There was silence for a moment, then a click as the door was locked.
“Are you Mr Carlyle’s people?”
It was one of the bar maids and she had the door open only a crack.
“Yes. I’m Miss Abell and this is Mr Claire.” Cynthia gestured to her partner.
“Ok. We have to be quick, so I can call the cops hysterically.” Her cheeky grin betrayed the fact that she was not fazed by the murder; she just wanted her moment with the police.
The three of them hurried up the steep staircase to the main club rooms. As the young woman opened the door Cynthia was nearly knocked over by the thick pungent air. The club was gaudily decorated with dark carpet and raw wood furniture. Coloured spotlights lit the shadowy niches and podiums that surround the central bar.
“Shit…” She struggled to take a deep breath.
Matt laughed. “How do you people breath up here?”
The young bar maid grinned and shook her head. “You get dizzy during your first few shifts, but after a while your body adapts to the smell.”
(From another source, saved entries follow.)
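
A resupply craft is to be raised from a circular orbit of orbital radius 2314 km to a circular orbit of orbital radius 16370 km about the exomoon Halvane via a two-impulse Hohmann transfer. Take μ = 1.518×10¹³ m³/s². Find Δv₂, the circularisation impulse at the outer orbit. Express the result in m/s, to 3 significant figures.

Δv ≈ 484 m/s

r₁ = 2314 km = 2.314×10⁶ m.
r₂ = 16370 km = 1.637×10⁷ m.
Transfer ellipse a_t = (r₁ + r₂)/2 = 9.342×10⁶ m.
At r₁: circular v_c1 = √(μ/r₁) = 2561 m/s; transfer-periapsis v_p = √[μ(2/r₁ − 1/a_t)] = 3390 m/s.
At r₂: circular v_c2 = √(μ/r₂) = 963.0 m/s; transfer-apoapsis v_a = √[μ(2/r₂ − 1/a_t)] = 479.3 m/s.
Δv₂ = v_c2 − v_a = 483.7 m/s.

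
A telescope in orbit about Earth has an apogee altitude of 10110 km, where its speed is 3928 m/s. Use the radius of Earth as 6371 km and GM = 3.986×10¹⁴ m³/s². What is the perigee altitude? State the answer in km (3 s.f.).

perigee altitude ≈ 1350 km

r_a = 6371 + 10110 = 16481 km = 1.648×10⁷ m.
Specific energy ε = v²/2 − μ/r = -1.647×10⁷ J/kg, so a = −μ/(2ε) = 1.210×10⁷ m.
The apsides satisfy r_p + r_a = 2a, so the perigee radius is 2a − r_a = 7.719×10⁶ m = 7719.4 km.
Perigee altitude = 7719.4 − 6371 = 1348.4 km.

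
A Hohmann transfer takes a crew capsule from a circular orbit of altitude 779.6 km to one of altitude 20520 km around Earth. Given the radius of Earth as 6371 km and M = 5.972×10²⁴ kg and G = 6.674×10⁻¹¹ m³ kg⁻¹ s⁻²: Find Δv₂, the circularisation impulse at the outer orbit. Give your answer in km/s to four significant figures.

Δv ≈ 1.355 km/s

μ = GM = 6.674×10⁻¹¹ × 5.972×10²⁴ = 3.986×10¹⁴ m³/s².
r₁ = 6371 + 779.6 = 7150.6 km = 7.1506×10⁶ m.
r₂ = 6371 + 20520 = 26891 km = 2.6891×10⁷ m.
Transfer ellipse a_t = (r₁ + r₂)/2 = 1.702×10⁷ m.
At r₁: circular v_c1 = √(μ/r₁) = 7466 m/s; transfer-perigee v_p = √[μ(2/r₁ − 1/a_t)] = 9384 m/s.
At r₂: circular v_c2 = √(μ/r₂) = 3850 m/s; transfer-apogee v_a = √[μ(2/r₂ − 1/a_t)] = 2495 m/s.
Δv₂ = v_c2 − v_a = 1355 m/s.
= 1.355 km/s.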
“Can’t you have windows open or something? Air-con?”
Cynthia was baffled by the thick atmosphere.
“It’s a trend in the strip club business, the manager told me. You keep everything doused in a few different cheap perfumes.” She gestured to the stages and little podiums around the central bar.
“Why? It’s awful!”
“It’s manipulation. It’s how you make money with these sorts of places. Men come in and they breathe this air. At first they are overwhelmed by the cheap smell and it eases their minds because it reminds them of younger, carefree times. And then the lack of fresh oxygen and the alcohol puts them into a semi-dreamstate where they are caught up in their moment of pleasure and they forget about responsibility and priorities.”
“You’ve studied up on this haven’t you?” Cynthia said sarcastically with raised eyebrows.